Oil and gas are the dominant natural resources in Turkmenistan, with over 50 deposits discovered before the end of the 20th century. The West Turkmen Depression, also known as the Transcaspian Depression, is the main oil-producing area primarily from Pliocene rocks. Intensive oil extraction began in the 1940s, reaching 16 million tons by 1973. After Russia, the US and Canada, Turkmenistan is the fourth largest natural gas producer in the world. Most gas reserves are held in structural traps in Jurassic, Cretaceous and Paleocene rocks in the East Turkmenistan Turan Platform, at depths of 1.5 to five kilometers, within uplifts of the Turkmen Anteclise and Amudarija Syneclise. The Murgab Depression is the single most productive area for gas, with the massive 1.8 trillion-cubic-meter Dauletabad-Donmez gas field and 300 billion-cubic-meter Naip field.

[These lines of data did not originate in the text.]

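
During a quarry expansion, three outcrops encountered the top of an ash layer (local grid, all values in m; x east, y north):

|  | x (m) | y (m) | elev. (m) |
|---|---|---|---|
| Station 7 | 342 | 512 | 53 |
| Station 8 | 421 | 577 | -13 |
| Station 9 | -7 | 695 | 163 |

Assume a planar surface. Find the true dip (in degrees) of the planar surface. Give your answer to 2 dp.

Two edge vectors: Station 7→Station 8 = (79, 65, -66), Station 7→Station 9 = (-349, 183, 110).
Normal n = (Station 7→Station 8) × (Station 7→Station 9) = (19228, 14344, 37142).
So ∂z/∂x = −n_x/n_z = −0.51769 and ∂z/∂y = −n_y/n_z = −0.38619.
Gradient magnitude |∇z| = √(a² + b²) = √(0.26800 + 0.14915) = 0.64587.
True dip = arctan(0.64587) = 32.86°, dipping toward NE (azimuth ≈ 053°).

32.86°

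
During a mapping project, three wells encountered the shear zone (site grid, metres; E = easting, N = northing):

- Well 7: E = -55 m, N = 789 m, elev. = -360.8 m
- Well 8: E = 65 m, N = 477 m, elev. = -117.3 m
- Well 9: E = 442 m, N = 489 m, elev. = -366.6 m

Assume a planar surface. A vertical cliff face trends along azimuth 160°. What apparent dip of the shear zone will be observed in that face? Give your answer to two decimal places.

36.71°

Let the plane be z = a·E + b·N + c.
Well 8−Well 7: 120a − 312b = 243.5;  Well 9−Well 7: 497a − 300b = −5.8.
Solving gives a = −0.62873, b = −1.02227.
Unit vector along 160° is (sin 160°, cos 160°) = (0.3420, -0.9397).
Slope in that direction = a·(0.3420) + b·(-0.9397) = 0.74558.
Apparent dip = arctan|0.74558| = 36.71° (true dip is 50.2°, so apparent ≤ true as expected).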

In addition to gas deposits, Turkmenistan has the largest bromine and iodine reserves in the world as well as Karabogasgol Bay with large reserves of mirabilite and sodium sulfate. The eastern region of Guardak-Kugitang has abundant potassium salt, halite and sulfur, while the Oglanly deposit in Great Balkhan in Eocene sediments is a major supply of bentonite. Keramsite and other material is mined for construction.

==Hydrogeology==
Oases supply the cities of Cis-Kopetdag and Tedzhen-Murgab with drinking water and groundwater is widely extracted for use in the arid oil fields, particularly the Yaschan freshwater aquifer at Uzboy. Turkmenistan has mineral water springs at Archman, Ashkhabad and Bayram-Ali.